Center for Hepatitis C, Atlanta MedicalCenter,Atlanta,GA, USA; Medical College of Georgia, Augusta, GA, USA; and Emory School of Medicine, Atlanta, GA, USA
Dr Brian L Pearlman Center for Hepatitis C, Atlanta Medical Center, Atlanta, GA 30309, USA email@example.com
For the past decade, the standard treatment for chronic hepatitis C infection has been pegylated-interferon plus ribavirin. With US Food and Drug Administration approval of boceprevir and telaprevir—two protease inhibitors— the standard-of-care treatment for genotype-1 infection, the main genotype worldwide, is now peginterferon plus ribavirin and a protease inhibitor. Rates of sustained virological response or cure with triple combination treatment have improved substantially, both in patients who have had previous treatment and in those who have not.

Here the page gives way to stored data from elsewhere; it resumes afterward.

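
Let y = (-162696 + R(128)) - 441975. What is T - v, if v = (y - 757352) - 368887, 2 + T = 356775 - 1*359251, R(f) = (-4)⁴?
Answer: 1728176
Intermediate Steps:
R(f) = 256
y = -604415 (y = (-162696 + 256) - 441975 = -162440 - 441975 = -604415)
T = -2478 (T = -2 + (356775 - 1*359251) = -2 + (356775 - 359251) = -2 - 2476 = -2478)
v = -1730654 (v = (-604415 - 757352) - 368887 = -1361767 - 368887 = -1730654)
T - v = -2478 - 1*(-1730654) = -2478 + 1730654 = 1728176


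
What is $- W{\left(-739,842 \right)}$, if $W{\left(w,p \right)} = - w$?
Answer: $-739$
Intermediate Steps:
$- W{\left(-739,842 \right)} = - \left(-1\right) \left(-739\right) = \left(-1\right) 739 = -739$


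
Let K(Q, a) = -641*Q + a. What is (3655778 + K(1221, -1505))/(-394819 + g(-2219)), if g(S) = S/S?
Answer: -478602/65803 ≈ -7.2733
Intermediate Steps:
g(S) = 1
K(Q, a) = a - 641*Q
(3655778 + K(1221, -1505))/(-394819 + g(-2219)) = (3655778 + (-1505 - 641*1221))/(-394819 + 1) = (3655778 + (-1505 - 782661))/(-394818) = (3655778 - 784166)*(-1/394818) = 2871612*(-1/394818) = -478602/65803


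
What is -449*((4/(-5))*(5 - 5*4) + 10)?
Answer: -9878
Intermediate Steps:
-449*((4/(-5))*(5 - 5*4) + 10) = -449*((4*(-⅕))*(5 - 20) + 10) = -449*(-⅘*(-15) + 10) = -449*(12 + 10) = -449*22 = -9878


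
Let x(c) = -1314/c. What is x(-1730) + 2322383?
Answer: 2008861952/865 ≈ 2.3224e+6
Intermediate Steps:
x(-1730) + 2322383 = -1314/(-1730) + 2322383 = -1314*(-1/1730) + 2322383 = 657/865 + 2322383 = 2008861952/865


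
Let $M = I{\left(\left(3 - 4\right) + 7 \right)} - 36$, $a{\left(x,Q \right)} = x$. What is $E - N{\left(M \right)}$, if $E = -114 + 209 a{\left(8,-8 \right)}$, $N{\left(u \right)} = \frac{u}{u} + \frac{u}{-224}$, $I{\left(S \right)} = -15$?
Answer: $\frac{348717}{224} \approx 1556.8$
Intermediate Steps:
$M = -51$ ($M = -15 - 36 = -51$)
$N{\left(u \right)} = 1 - \frac{u}{224}$ ($N{\left(u \right)} = 1 + u \left(- \frac{1}{224}\right) = 1 - \frac{u}{224}$)
$E = 1558$ ($E = -114 + 209 \cdot 8 = -114 + 1672 = 1558$)
$E - N{\left(M \right)} = 1558 - \left(1 - - \frac{51}{224}\right) = 1558 - \left(1 + \frac{51}{224}\right) = 1558 - \frac{275}{224} = \frac{348717}{224}$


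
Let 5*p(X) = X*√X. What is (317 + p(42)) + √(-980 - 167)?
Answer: 317 + 42*√42/5 + I*√1147 ≈ 371.44 + 33.867*I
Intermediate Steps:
p(X) = X^(3/2)/5 (p(X) = (X*√X)/5 = X^(3/2)/5)
(317 + p(42)) + √(-980 - 167) = (317 + 42^(3/2)/5) + √(-980 - 167) = (317 + (42*√42)/5) + √(-1147) = (317 + 42*√42/5) + I*√1147 = 317 + 42*√42/5 + I*√1147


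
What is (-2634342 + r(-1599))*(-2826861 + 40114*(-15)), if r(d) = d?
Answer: 9037510870311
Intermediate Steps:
(-2634342 + r(-1599))*(-2826861 + 40114*(-15)) = (-2634342 - 1599)*(-2826861 + 40114*(-15)) = -2635941*(-2826861 - 601710) = -2635941*(-3428571) = 9037510870311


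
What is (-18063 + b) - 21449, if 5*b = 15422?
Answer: -182138/5 ≈ -36428.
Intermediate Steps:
b = 15422/5 (b = (1/5)*15422 = 15422/5 ≈ 3084.4)
(-18063 + b) - 21449 = (-18063 + 15422/5) - 21449 = -74893/5 - 21449 = -182138/5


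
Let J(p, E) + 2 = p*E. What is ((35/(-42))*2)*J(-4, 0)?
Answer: 10/3 ≈ 3.3333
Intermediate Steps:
J(p, E) = -2 + E*p (J(p, E) = -2 + p*E = -2 + E*p)
((35/(-42))*2)*J(-4, 0) = ((35/(-42))*2)*(-2 + 0*(-4)) = ((35*(-1/42))*2)*(-2 + 0) = -⅚*2*(-2) = -5/3*(-2) = 10/3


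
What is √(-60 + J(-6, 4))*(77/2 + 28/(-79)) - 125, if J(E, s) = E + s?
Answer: -125 + 6027*I*√62/158 ≈ -125.0 + 300.36*I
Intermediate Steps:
√(-60 + J(-6, 4))*(77/2 + 28/(-79)) - 125 = √(-60 + (-6 + 4))*(77/2 + 28/(-79)) - 125 = √(-60 - 2)*(77*(½) + 28*(-1/79)) - 125 = √(-62)*(77/2 - 28/79) - 125 = (I*√62)*(6027/158) - 125 = 6027*I*√62/158 - 125 = -125 + 6027*I*√62/158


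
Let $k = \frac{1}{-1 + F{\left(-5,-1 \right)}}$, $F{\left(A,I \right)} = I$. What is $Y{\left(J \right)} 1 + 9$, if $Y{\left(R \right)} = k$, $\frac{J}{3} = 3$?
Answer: $\frac{17}{2} \approx 8.5$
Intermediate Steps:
$J = 9$ ($J = 3 \cdot 3 = 9$)
$k = - \frac{1}{2}$ ($k = \frac{1}{-1 - 1} = \frac{1}{-2} = - \frac{1}{2} \approx -0.5$)
$Y{\left(R \right)} = - \frac{1}{2}$
$Y{\left(J \right)} 1 + 9 = \left(- \frac{1}{2}\right) 1 + 9 = - \frac{1}{2} + 9 = \frac{17}{2}$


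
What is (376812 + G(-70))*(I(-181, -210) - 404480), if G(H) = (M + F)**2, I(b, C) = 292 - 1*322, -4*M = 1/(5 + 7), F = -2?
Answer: -175594606899535/1152 ≈ -1.5243e+11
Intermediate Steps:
M = -1/48 (M = -1/(4*(5 + 7)) = -1/4/12 = -1/4*1/12 = -1/48 ≈ -0.020833)
I(b, C) = -30 (I(b, C) = 292 - 322 = -30)
G(H) = 9409/2304 (G(H) = (-1/48 - 2)**2 = (-97/48)**2 = 9409/2304)
(376812 + G(-70))*(I(-181, -210) - 404480) = (376812 + 9409/2304)*(-30 - 404480) = (868184257/2304)*(-404510) = -175594606899535/1152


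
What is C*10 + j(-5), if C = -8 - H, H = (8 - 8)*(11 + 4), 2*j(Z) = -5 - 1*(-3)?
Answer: -81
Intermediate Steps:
j(Z) = -1 (j(Z) = (-5 - 1*(-3))/2 = (-5 + 3)/2 = (½)*(-2) = -1)
H = 0 (H = 0*15 = 0)
C = -8 (C = -8 - 1*0 = -8 + 0 = -8)
C*10 + j(-5) = -8*10 - 1 = -80 - 1 = -81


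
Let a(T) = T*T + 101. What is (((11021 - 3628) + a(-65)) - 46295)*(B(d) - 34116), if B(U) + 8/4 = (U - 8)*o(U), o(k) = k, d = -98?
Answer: 820488480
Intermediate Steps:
B(U) = -2 + U*(-8 + U) (B(U) = -2 + (U - 8)*U = -2 + (-8 + U)*U = -2 + U*(-8 + U))
a(T) = 101 + T² (a(T) = T² + 101 = 101 + T²)
(((11021 - 3628) + a(-65)) - 46295)*(B(d) - 34116) = (((11021 - 3628) + (101 + (-65)²)) - 46295)*((-2 + (-98)² - 8*(-98)) - 34116) = ((7393 + (101 + 4225)) - 46295)*((-2 + 9604 + 784) - 34116) = ((7393 + 4326) - 46295)*(10386 - 34116) = (11719 - 46295)*(-23730) = -34576*(-23730) = 820488480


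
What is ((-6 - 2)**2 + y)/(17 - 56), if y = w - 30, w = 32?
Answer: -22/13 ≈ -1.6923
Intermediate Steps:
y = 2 (y = 32 - 30 = 2)
((-6 - 2)**2 + y)/(17 - 56) = ((-6 - 2)**2 + 2)/(17 - 56) = ((-8)**2 + 2)/(-39) = -(64 + 2)/39 = -1/39*66 = -22/13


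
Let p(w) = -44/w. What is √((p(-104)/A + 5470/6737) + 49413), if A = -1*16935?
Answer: √434809025561194434664410/2966368470 ≈ 222.29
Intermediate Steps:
A = -16935
√((p(-104)/A + 5470/6737) + 49413) = √((-44/(-104)/(-16935) + 5470/6737) + 49413) = √((-44*(-1/104)*(-1/16935) + 5470*(1/6737)) + 49413) = √(((11/26)*(-1/16935) + 5470/6737) + 49413) = √((-11/440310 + 5470/6737) + 49413) = √(2408421593/2966368470 + 49413) = √(146579573629703/2966368470) = √434809025561194434664410/2966368470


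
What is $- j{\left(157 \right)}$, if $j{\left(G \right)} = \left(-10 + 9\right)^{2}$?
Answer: $-1$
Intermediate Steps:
$j{\left(G \right)} = 1$ ($j{\left(G \right)} = \left(-1\right)^{2} = 1$)
$- j{\left(157 \right)} = \left(-1\right) 1 = -1$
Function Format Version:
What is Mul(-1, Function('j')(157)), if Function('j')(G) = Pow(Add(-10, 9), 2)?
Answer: -1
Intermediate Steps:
Function('j')(G) = 1 (Function('j')(G) = Pow(-1, 2) = 1)
Mul(-1, Function('j')(157)) = Mul(-1, 1) = -1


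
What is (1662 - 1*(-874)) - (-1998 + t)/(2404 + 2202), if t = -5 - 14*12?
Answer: 11682987/4606 ≈ 2536.5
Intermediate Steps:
t = -173 (t = -5 - 168 = -173)
(1662 - 1*(-874)) - (-1998 + t)/(2404 + 2202) = (1662 - 1*(-874)) - (-1998 - 173)/(2404 + 2202) = (1662 + 874) - (-2171)/4606 = 2536 - (-2171)/4606 = 2536 - 1*(-2171/4606) = 2536 + 2171/4606 = 11682987/4606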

Improvements have been most substantial in populations regarded as difficult to treat, such as individuals with cirrhosis. However, despite improved response rates, protease inhibitors have incremental toxic effects, high costs, increased pill burden, and many drug interactions. Moreover, because new antiviral drugs directly inhibit hepatitis C virus, viral resistance has become an important issue, essentially precluding use of protease inhibitor monotherapy, and potentially restricting future treatment options for patients who consequently do not achieve sustained virological response. Protease inhibitors are the first of many antiviral medications that will probably be combined in future interferon-free regimens.